Najbardziej kompletne wydanie
Ghost of Tsushima: Director’s Cut to zdecydowanie najpełniejsza forma doświadczenia przygód Jina Sakai. Oferowana zawartość może przytłoczyć. Mamy bowiem mnóstwo zbroi do zebrania – w nowej wersji znajdują się też zestawy inspirowane grami Bloodborne, God of War oraz Shadow of the Colossus, ale to nie wszystko. Na odkrycie czeka cała wyspa Cuszima wraz z Iki. Co prawda ukończenie samej fabuły dodatku nie powinno zająć Wam więcej niż 3-4 godziny, ale nie oznacza to, że nie ma potem niczego do roboty. Bambusowe stojaki, kapliczki, haiku, odbijanie posterunków i obozów, sieciowy tryb Legend – w tej grze nie sposób się nudzić. Co prawda cena ulepszenia do wersji na PS5 jest dość wysoka (przekracza 100 złotych), a więc moim zdaniem lepiej czekać na obniżkę do około 60-70 złotych. Jeśli jednak nie graliście jeszcze w Ghost of Tsushima, to nie ma ku temu lepszej okazji niż Director’s Cut. To wspaniała podróż, która zachwyca tak wizualnie, jak i rozgrywką. Na uwagę zasługuje błyskawiczne wczytywanie gry. Szybka podróż trwająca maksymalnie 2-3 sekundy i około 5 sekund mijające od włączenia gry z menu głównego konsoli do właściwej rozgrywki robią piorunujące wrażenie. Jak zresztą cały ten tytuł – to obowiązkowa pozycja w bibliotece każdego gracza.

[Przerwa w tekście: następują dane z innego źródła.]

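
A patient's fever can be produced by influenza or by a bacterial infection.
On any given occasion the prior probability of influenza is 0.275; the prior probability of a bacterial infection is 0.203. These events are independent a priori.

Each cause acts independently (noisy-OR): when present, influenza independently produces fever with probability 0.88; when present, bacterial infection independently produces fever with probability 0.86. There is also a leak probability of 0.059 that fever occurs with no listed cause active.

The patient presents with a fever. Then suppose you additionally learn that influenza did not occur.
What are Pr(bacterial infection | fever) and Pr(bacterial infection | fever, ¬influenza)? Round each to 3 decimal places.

Under noisy-OR, P(fever | causes) = 1 − (1−0.059)·∏(1−qᵢ) over the active causes.
P(fever) = 0.059*0.725*0.797 + 0.86826*0.725*0.203 + 0.88708*0.275*0.797 + 0.984191*0.275*0.203 = 0.034092 + 0.127786 + 0.194426 + 0.054942 = 0.411246
Restricting to configurations with bacterial infection present: 0.127786 + 0.054942 = 0.182728.
P(bacterial infection | fever) = 0.182728 / 0.411246 ≈ 0.444

Now condition on the additional information:
Enumerate both values of bacterial infection and weight by the priors:
  P(fever | ¬influenza) = 0.059·0.797 + 0.86826·0.203
        = 0.047023 + 0.176257 = 0.223280
The terms with bacterial infection present sum to 0.176257, so
  P(bacterial infection | fever, ¬influenza) = 0.176257 / 0.223280 ≈ 0.789

Pr(bacterial infection | fever) ≈ 0.444; Pr(bacterial infection | fever, ¬influenza) ≈ 0.789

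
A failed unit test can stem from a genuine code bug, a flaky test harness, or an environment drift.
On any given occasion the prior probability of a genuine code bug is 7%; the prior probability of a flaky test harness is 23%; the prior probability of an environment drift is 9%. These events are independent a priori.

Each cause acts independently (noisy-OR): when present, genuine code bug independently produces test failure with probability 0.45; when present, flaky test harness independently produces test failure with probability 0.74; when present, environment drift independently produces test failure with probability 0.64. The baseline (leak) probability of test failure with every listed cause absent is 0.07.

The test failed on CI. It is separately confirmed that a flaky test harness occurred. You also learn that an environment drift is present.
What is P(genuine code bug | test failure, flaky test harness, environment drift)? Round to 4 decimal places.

Under noisy-OR, P(test failure | causes) = 1 − (1−0.07)·∏(1−qᵢ) over the active causes.
Weight on genuine code bug=true, given the evidence: 0.952124×0.07 = 0.066649
Denominator P(test failure | flaky test harness, environment drift): 0.912952×0.93 + 0.952124×0.07 = 0.915694
Posterior = 0.066649 / 0.915694 ≈ 0.0728

P(genuine code bug | test failure, flaky test harness, environment drift) ≈ 0.0728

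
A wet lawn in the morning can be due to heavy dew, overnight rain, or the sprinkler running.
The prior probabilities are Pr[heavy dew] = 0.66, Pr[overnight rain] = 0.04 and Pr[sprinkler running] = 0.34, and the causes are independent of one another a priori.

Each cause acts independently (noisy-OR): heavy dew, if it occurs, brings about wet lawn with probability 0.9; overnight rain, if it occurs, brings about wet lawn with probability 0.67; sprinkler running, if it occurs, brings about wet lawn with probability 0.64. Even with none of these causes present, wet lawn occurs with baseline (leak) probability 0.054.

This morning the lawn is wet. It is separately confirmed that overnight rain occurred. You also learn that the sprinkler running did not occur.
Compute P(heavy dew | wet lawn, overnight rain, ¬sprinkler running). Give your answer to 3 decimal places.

P(heavy dew | wet lawn, overnight rain, ¬sprinkler running) ≈ 0.732

Under noisy-OR, P(wet lawn | causes) = 1 − (1−0.054)·∏(1−qᵢ) over the active causes.
P(wet lawn | overnight rain, ¬sprinkler running) = 0.68782·0.34 + 0.968782·0.66 = 0.233859 + 0.639396 = 0.873255
The heavy dew-present share is 0.968782·0.66 = 0.639396.
Hence the posterior is 0.639396/0.873255 ≈ 0.732.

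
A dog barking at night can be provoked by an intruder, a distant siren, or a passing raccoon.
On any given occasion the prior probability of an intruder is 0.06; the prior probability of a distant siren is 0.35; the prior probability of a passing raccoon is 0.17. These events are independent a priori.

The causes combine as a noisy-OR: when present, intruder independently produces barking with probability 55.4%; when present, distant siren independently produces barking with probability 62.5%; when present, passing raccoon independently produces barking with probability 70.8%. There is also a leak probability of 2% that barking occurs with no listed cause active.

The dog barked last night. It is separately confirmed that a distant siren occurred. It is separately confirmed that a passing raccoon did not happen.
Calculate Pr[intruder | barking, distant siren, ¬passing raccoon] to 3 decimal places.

Under noisy-OR, P(barking | causes) = 1 − (1−0.02)·∏(1−qᵢ) over the active causes.
P(barking | distant siren, ¬passing raccoon) = 0.6325·0.94 + 0.836095·0.06 = 0.594550 + 0.050166 = 0.644716
Restricting to configurations with intruder present: 0.836095·0.06 = 0.050166.
So P(intruder | barking, distant siren, ¬passing raccoon) = 0.050166/0.644716 ≈ 0.078.

Pr[intruder | barking, distant siren, ¬passing raccoon] ≈ 0.078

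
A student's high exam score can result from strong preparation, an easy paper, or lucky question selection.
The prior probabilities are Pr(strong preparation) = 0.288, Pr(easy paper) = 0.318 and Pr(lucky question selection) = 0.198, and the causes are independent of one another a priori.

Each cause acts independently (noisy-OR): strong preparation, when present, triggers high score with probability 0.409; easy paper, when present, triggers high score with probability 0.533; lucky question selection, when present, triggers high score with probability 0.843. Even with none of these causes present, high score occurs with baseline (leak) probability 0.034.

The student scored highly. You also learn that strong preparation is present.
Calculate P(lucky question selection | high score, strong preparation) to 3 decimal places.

Under noisy-OR, P(high score | causes) = 1 − (1−0.034)·∏(1−qᵢ) over the active causes.
P(high score | strong preparation) = 0.429094×0.682×0.802 + 0.910368×0.682×0.198 + 0.733387×0.318×0.802 + 0.958142×0.318×0.198 = 0.234699 + 0.122932 + 0.187040 + 0.060328 = 0.604999
The lucky question selection-present share is 0.122932 + 0.060328 = 0.183260.
Hence the posterior is 0.183260/0.604999 ≈ 0.303.

P(lucky question selection | high score, strong preparation) ≈ 0.303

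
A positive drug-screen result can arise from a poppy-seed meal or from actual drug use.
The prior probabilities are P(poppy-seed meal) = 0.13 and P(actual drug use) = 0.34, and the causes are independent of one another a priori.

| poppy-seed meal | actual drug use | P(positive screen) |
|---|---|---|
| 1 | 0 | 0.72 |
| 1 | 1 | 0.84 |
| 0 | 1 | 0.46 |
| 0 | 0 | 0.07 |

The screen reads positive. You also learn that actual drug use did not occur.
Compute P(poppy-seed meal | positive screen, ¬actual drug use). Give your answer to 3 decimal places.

By total probability over both values of poppy-seed meal:
  P(positive screen | ¬actual drug use) = 0.07*0.87 + 0.72*0.13
        = 0.060900 + 0.093600 = 0.154500
Keeping only the poppy-seed meal-present terms gives 0.093600, so
  P(poppy-seed meal | positive screen, ¬actual drug use) = 0.093600 / 0.154500 ≈ 0.606

P(poppy-seed meal | positive screen, ¬actual drug use) ≈ 0.606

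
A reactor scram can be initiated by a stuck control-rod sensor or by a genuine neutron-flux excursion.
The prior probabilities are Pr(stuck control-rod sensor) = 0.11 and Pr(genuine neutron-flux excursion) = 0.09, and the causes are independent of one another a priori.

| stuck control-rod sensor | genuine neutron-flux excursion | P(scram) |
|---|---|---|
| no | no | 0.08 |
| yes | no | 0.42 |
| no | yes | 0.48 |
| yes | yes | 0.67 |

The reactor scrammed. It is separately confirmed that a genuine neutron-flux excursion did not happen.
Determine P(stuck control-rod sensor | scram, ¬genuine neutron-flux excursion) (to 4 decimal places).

P(scram | ¬genuine neutron-flux excursion) = 0.08*0.89 + 0.42*0.11 = 0.071200 + 0.046200 = 0.117400
Restricting to configurations with stuck control-rod sensor present: 0.42*0.11 = 0.046200.
Hence the posterior is 0.046200/0.117400 ≈ 0.3935.

P(stuck control-rod sensor | scram, ¬genuine neutron-flux excursion) ≈ 0.3935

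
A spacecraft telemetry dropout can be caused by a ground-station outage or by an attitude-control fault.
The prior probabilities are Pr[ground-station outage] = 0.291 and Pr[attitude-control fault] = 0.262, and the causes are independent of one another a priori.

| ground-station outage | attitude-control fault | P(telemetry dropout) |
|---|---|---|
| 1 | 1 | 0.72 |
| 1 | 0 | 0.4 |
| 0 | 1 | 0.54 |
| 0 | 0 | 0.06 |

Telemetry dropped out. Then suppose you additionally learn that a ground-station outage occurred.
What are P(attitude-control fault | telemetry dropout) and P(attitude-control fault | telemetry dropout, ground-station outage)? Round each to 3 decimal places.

P(attitude-control fault | telemetry dropout) ≈ 0.570; P(attitude-control fault | telemetry dropout, ground-station outage) ≈ 0.390

For the numerator, keep only attitude-control fault=true terms: 0.100309 + 0.054894 = 0.155203
Normalizer over all consistent configurations: 0.06×0.709×0.738 + 0.54×0.709×0.262 + 0.4×0.291×0.738 + 0.72×0.291×0.262 = 0.272501
P(attitude-control fault | telemetry dropout) = 0.155203/0.272501 ≈ 0.570

Now condition on the additional information:
Numerator (weight on configurations with attitude-control fault): 0.72·0.262 = 0.188640
The normalizing constant is 0.4·0.738 + 0.72·0.262 = 0.483840
P(attitude-control fault | telemetry dropout, ground-station outage) = 0.188640/0.483840 ≈ 0.390
Conditioning on ground-station outage lowers the posterior on attitude-control fault: the classic explaining-away effect in a common-effect structure.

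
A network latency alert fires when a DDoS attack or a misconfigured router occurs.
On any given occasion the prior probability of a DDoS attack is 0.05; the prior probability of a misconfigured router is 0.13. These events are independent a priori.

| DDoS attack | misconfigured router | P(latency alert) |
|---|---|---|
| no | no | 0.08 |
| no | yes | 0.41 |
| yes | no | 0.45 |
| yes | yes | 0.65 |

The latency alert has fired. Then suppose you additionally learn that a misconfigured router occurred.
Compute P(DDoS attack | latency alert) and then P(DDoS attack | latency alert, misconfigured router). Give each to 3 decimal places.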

Fani Ghost of Tsushima dostają rozwinięcie lubianej rozgrywki, a nowi gracze otrzymują kompletne wydanie przygód Jina. Nie mamy tu do czynienia z rewolucją, a z większą dawką tego, co znamy wzbogaconą o kilka nowinek. To dobry kierunek, dzięki któremu momentalnie możemy zanurzyć się w świecie Wyspy Iki. Szczerze polecam to rozszerzenie.
Kod recenzencki dostarczyło PlayStation Polska.

Skąd ta ocena 9.5 Przy cenie ponad 120 zł za trzy godziny fabuły.Czyste zdzierstwo i parcie na kasę.
Ocena nie dotyczy samego dodatku, tylko pełnego wydania Director’s Cut.